Of the three major Canadian art auction houses, Joyner Waddingtons takes perhaps the greatest pride in its accessibility, in its willingness to service the beginning, ascending and mature collector. As a result, it usually has more consignments than Sotheby’s or Heffel at its live spring and fall sales, with lots priced, by estimate, anywhere from $1,000 to $1-million.
A consequence of this catholicity is that only occasionally does Joyner, now in its 26th year, snare a spectacular painting with big-buck sales potential, meaning it has to rely on hammering down a lot of work in the low-to mid-five figures to maintain the buoyancy of its gross revenues.
Which is just what happened Friday morning in Toronto where Joyner had 203 lots up for bidding priced by estimate at $2.4 to $3.1-million. At auction’s end, it had sold about 145 of them for a touch over $2-million, including the 18-per-cent commission it applies to each successful hammer bid. Of that total, 25 per cent came from just one sale, of a pre-Group of Seven oil by Lawren Harris of a band of rowdy lumbermen that went for $519,200, premium included, on an estimate of $500,000-$700,000. The other high-estimate painting on offer, Above Revelstoke, B.C., a 1963 oil from E.J. Hughes, was declared unsold when bidding stalled at $190,000, $10,000 below the work’s low-end estimate.

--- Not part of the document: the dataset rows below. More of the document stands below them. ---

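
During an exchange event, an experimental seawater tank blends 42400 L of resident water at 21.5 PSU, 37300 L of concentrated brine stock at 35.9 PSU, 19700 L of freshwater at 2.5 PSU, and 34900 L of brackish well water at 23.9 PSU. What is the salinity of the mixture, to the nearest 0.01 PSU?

23.34 PSU

Weighted by volume,
salt = 42,400×21.5 + 37,300×35.9 + 19,700×2.5 + 34,900×23.9 = 911,600 + 1,339,070 + 49,250 + 834,110 = 3,134,030
volume = 42,400 + 37,300 + 19,700 + 34,900 = 134,300 L
S = 3,134,030 / 134,300 = 23.336 PSU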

The auctioneer had much better luck with its more modest offerings. A Prudence Heward oil of the Eastern Townships, 30 cm by 35 cm, sold for $49,560, far surpassing its $10,000-$15,000 estimate and likely establishing a record for a sketch by the Beaver Hall Group founder. Farms in the Valley (At Meadow Creek, B.C.), a 1989 oil by Alan C. Collier, sold for $28,320, besting the previous record ($21,850) for a Collier canvas set five years ago. Also performing well were works by two deceased abstractionist masters: a small, untitled gouache by Jack Bush with a $3,000-$5,000 estimate went for just over $20,000 while a modest-sized untitled Jean Paul Riopelle, 27 cm by 16, fetched $33,040, easily besting its $20,000-$25,000 estimate.
If there was a consistent performer for Joyner Friday, it was William Kurelek. The auctioneer had three mixed-media works by the beloved Manitoba-born artist (1927-1977) for bidding and all sold either within their pre-sale estimate or above. Indeed, Handel’s Messiah at Massey Hall, a vertical board selling for $93,600, represented Joyner’s second highest single result on the day.

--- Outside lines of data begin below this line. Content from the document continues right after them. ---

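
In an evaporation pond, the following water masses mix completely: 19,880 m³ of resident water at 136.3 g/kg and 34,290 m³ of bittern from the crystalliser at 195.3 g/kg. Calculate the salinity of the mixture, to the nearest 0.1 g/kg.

173.6 g/kg

Salt balance:
salt = 19,880×136.3 + 34,290×195.3 = 2,709,644 + 6,696,837 = 9,406,481
volume = 19,880 + 34,290 = 54,170 m³
S = 9,406,481 / 54,170 = 173.647 g/kg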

Overall, Joyner was able to sell more post-Second World War and contemporary works within or above their estimates whereas the 107 lots from earlier periods, when sold, tended to sell at the low-end estimate and often below.
“A new audience is looking for fairly contemporary works,” Joyner vice-president and chief auctioneer Rob Cowley noted in an interview. “But you also have collectors who were collecting historical works in the past [getting in on the action]. . . There is that confidence now in the market for postwar art that was present for decades with the historical work.”